The local tribes built cedar-plank longhouses and lived off the island's natural resources, including berries, fish, and other local bounty. European contact began in the late 18th century with the arrival of explorer George Vancouver. By the late 1800s, more settlers began to move to Whidbey Island, bringing diseases that decimated many Native populations. In northern Whidbey, Colonel Isaac N. Ebey became the island's first permanent white resident.

Clinton was initially known as Brighton Beach but was later renamed Clinton, possibly after the Clinton family, some of the area's earliest settlers. By the late 1800s, Clinton developed a reputation for its milling and logging industries. The early town centers included the old Clinton Union Store, the Post Office, and the Salisbury Shingle Mill.

Mukilteo–Clinton ferry service began in 1911 as a passenger ferry and transitioned to a car ferry by 1919, significantly improving access to South Whidbey Island. Before that, traveling to Whidbey Island by road, via the Deception Pass Bridge, could take over an hour. Boats were also essential for delivering mail and supplies to the island. The ferry service initially operated under the Black Ball Line of the Puget Sound Navigation Company and was later acquired by the Washington State Department of Transportation, creating Washington State Ferries (WSF), now the largest ferry system in the U.S.

==Geography==
According to the United States Census Bureau, the CDP has a total area of 3.7 mi2, of which, 1.0 mi2 of it is land and 2.7 mi2 of it (73.84%) is water. The community's coastline and bluff terrain offer panoramic views.

== Economy ==
The economy of Clinton, along with the surrounding Island County, is driven by a combination of tourism, service industries, agriculture, and small-scale manufacturing. Outdoor activities, such as boating, hiking, and beach activities, draw visitors to the area.

==Demographics==

As of the 2020 census, Clinton had a population of 956 people and 507 total households. The average age in the community was 49.5 years old, with 32.4 percent of residents over the age of 65. The racial makeup of Clinton was 86.0% non-Hispanic white, 0.05% Black, 0.09% Native American and Alaska native, 2.7% Asian, 0.01% Native Hawaiian and Pacific Islander, and 1.2% other. Multi-racial people made up 8.5% of the population. Hispanic or Latino of any race was 3% of the population.

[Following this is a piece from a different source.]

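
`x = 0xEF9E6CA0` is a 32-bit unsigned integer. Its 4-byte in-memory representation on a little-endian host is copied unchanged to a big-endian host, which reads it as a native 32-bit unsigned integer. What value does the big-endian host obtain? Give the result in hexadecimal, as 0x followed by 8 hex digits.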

According to estimates from the 2022 American Community Survey, approximately 57% of Clinton residents are U.S. citizens and 5.8% are foreign-born. The median household income stood at $69,570 in 2022. Approximately 13% of Clinton residents have an income below the poverty line. Clinton residents largely commuted by car, with an average commute time of 37.1 minutes.

Historical population
| Census | Pop. | Note | %± |
U.S. Decennial Census 1970 1980 1990 2000 2010

==Education==
The community is served by the South Whidbey School District.

The Sno-Isle Regional Library System has a library in Clinton, supported by the "Friends of the Clinton Library".

==Landmarks==
There are two grocery stores in Clinton, one in the downtown area and another a few miles west.